Does anyone know how to get Outlook 2007 to work correctly with a groupwise 7 server? Outlook 2003 works fine (using the novell supplied outlook connector). Everything in Outlook 2007 works except for replying to messages. I get an error about the messaging interface caused an unknown error.

All new messages work, and I receive all messages. Just can't reply....


----------



## mlevy18 (Feb 10, 2007)

I get the same error. I've tried re-installing both Groupwise and Outlook. I also tried using Groupwise in both online and cache modes and it still didn't work. Like you said though, everything else does.


----------



## Rockn (Jul 29, 2001)

I do believe you need the Groupwise email client set up in your email settings per client.


----------



## mlevy18 (Feb 10, 2007)

Novell has an updated Groupwise 7 version that corrects the reply problem with Outlook 2007: GW 7.0.1 Interim Release 1 Multi. It's available for free on the support site at Novell. The large download file, gw701ir1m.exe, contains an updated Groupwise 7.01 installation.


----------



## jbhardman (Feb 1, 2006)

Great! The reply problem has been fixed. I upgraded to Groupwise 7.0.2 beta, and now my outlook reply works just fine. But I have another problem. Every time I open outlook, I get a message that says the Data Execution Prevention has closed the Microsoft Windows Search Protocol Host. Then I get another message stating that the Microsoft Windows Search Protocol Host has been closed. I get that second one about 2 times.
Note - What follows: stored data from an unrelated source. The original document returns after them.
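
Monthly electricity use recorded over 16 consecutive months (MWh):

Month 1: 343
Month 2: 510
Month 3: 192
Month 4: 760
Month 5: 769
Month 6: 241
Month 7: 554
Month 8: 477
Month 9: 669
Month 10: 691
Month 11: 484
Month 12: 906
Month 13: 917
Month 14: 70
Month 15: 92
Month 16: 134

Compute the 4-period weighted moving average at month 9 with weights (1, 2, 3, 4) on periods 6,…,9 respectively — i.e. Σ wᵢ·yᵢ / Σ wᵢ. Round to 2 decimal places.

Weighted sum: 1·241 + 2·554 + 3·477 + 4·669 = 241 + 1108 + 1431 + 2676 = 5456
Weight total: 1 + 2 + 3 + 4 = 10
WMA = 5456 / 10 = 545.60

545.60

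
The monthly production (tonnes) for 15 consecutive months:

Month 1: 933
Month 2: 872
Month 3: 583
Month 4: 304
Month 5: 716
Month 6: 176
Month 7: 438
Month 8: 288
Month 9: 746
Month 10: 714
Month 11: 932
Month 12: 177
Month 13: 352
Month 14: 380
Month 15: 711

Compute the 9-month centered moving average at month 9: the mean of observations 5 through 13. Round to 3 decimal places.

Sum of periods 5–13: 716 + 176 + 438 + 288 + 746 + 714 + 932 + 177 + 352 = 4539
Divide by 9: 4539 / 9 = 504.333

504.333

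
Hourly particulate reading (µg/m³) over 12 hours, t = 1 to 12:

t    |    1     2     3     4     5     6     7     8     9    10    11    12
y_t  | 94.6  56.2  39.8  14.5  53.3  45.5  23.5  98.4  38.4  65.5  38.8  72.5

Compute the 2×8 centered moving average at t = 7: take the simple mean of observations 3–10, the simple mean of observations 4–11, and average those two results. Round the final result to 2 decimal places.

Sum over 3–10: 39.8 + 14.5 + 53.3 + 45.5 + 23.5 + 98.4 + 38.4 + 65.5 = 378.9
Sum over 4–11: 14.5 + 53.3 + 45.5 + 23.5 + 98.4 + 38.4 + 65.5 + 38.8 = 377.9
CMA at t=7 = (378.9 + 377.9) / (2·8) = 756.8 / 16 = 47.30

47.30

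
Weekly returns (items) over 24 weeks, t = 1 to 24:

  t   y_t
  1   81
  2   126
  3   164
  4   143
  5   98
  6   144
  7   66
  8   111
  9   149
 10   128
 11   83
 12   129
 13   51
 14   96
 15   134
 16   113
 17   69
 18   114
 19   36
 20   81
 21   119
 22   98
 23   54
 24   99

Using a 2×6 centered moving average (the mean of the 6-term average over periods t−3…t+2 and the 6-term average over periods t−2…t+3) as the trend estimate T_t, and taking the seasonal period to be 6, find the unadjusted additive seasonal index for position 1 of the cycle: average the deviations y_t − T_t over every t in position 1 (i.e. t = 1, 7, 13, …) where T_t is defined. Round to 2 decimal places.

-51.31

Season position 1 occurs at t = 7, 13, 19 (where T_t is defined).
t=7: T_7 = 117.2500; y_7 − T_7 = 66 − 117.2500 = -51.2500
t=13: T_13 = 102.2500; y_13 − T_13 = 51 − 102.2500 = -51.2500
t=19: T_19 = 87.4167; y_19 − T_19 = 36 − 87.4167 = -51.4167
Mean deviation: (-51.2500 + -51.2500 + -51.4167) / 3 = -51.31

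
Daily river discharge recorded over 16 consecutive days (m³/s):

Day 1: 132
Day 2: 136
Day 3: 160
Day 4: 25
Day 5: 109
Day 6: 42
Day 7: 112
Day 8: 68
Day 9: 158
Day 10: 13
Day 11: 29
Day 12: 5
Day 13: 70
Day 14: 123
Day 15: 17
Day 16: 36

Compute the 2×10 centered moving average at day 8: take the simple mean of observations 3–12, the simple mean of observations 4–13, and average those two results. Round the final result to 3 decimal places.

Sum over 3–12: 160 + 25 + 109 + 42 + 112 + 68 + 158 + 13 + 29 + 5 = 721
Sum over 4–13: 25 + 109 + 42 + 112 + 68 + 158 + 13 + 29 + 5 + 70 = 631
CMA at t=8 = (721 + 631) / (2·10) = 1352 / 20 = 67.600

67.600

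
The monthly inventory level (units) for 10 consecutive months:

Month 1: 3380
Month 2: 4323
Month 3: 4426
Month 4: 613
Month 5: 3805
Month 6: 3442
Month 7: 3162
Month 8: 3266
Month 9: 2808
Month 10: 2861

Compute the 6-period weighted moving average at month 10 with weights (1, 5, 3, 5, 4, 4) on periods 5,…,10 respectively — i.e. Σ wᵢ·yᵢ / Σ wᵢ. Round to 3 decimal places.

Weighted sum: 1·3805 + 5·3442 + 3·3162 + 5·3266 + 4·2808 + 4·2861 = 3805 + 17210 + 9486 + 16330 + 11232 + 11444 = 69507
Weight total: 1 + 5 + 3 + 5 + 4 + 4 = 22
WMA = 69507 / 22 = 3159.409

3159.409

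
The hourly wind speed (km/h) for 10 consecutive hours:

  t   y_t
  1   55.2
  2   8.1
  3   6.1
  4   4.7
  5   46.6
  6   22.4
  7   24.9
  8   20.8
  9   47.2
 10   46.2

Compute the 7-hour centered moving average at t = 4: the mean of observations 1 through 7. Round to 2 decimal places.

24.00

Sum of periods 1–7: 55.2 + 8.1 + 6.1 + 4.7 + 46.6 + 22.4 + 24.9 = 168.0
Divide by 7: 168.0 / 7 = 24.00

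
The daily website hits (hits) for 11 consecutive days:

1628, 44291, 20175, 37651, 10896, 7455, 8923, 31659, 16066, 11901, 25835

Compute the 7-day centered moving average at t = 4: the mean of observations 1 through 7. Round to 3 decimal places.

18717.000

Sum of periods 1–7: 1628 + 44291 + 20175 + 37651 + 10896 + 7455 + 8923 = 131019
Divide by 7: 131019 / 7 = 18717.000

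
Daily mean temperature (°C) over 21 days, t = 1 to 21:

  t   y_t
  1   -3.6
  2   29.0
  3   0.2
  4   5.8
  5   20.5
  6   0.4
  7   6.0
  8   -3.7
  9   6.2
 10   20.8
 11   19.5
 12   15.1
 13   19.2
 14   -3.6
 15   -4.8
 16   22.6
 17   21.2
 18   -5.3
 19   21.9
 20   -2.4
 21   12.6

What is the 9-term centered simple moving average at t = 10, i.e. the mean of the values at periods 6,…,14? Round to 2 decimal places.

8.88

Sum of periods 6–14: 0.4 + 6.0 + (-3.7) + 6.2 + 20.8 + 19.5 + 15.1 + 19.2 + (-3.6) = 79.9
Divide by 9: 79.9 / 9 = 8.88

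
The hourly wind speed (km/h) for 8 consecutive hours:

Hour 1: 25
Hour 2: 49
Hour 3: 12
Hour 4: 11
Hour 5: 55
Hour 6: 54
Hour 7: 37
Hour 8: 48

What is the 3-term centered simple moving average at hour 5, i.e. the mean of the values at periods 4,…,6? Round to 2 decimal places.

Sum of periods 4–6: 11 + 55 + 54 = 120
Divide by 3: 120 / 3 = 40.00

40.00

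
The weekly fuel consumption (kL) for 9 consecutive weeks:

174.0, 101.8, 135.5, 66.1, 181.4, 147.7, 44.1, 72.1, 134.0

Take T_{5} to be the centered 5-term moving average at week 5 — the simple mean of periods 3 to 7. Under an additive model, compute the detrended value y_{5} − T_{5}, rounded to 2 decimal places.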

This problem only happens when I open outlook, and it happens about 15 seconds after I open outlook. If I never open outlook, I'm problem free.... Any ideas out there? BTW... Windows Vista Business is my OS.


----------



## Mahmoudk (Nov 2, 2007)

I have the same probelm with outlook and groupwise,
Does anyone have the solution
Appreciate any reply


----------



## xyandr (May 21, 2008)

I'm running groupwise 7.0.1 and am testing with Outlook 2007. I get the messaging interface returning an unknown error when replying, but also get errors when accepting meetings, and trying to mark all as read. Does anyone else have these problems?


----------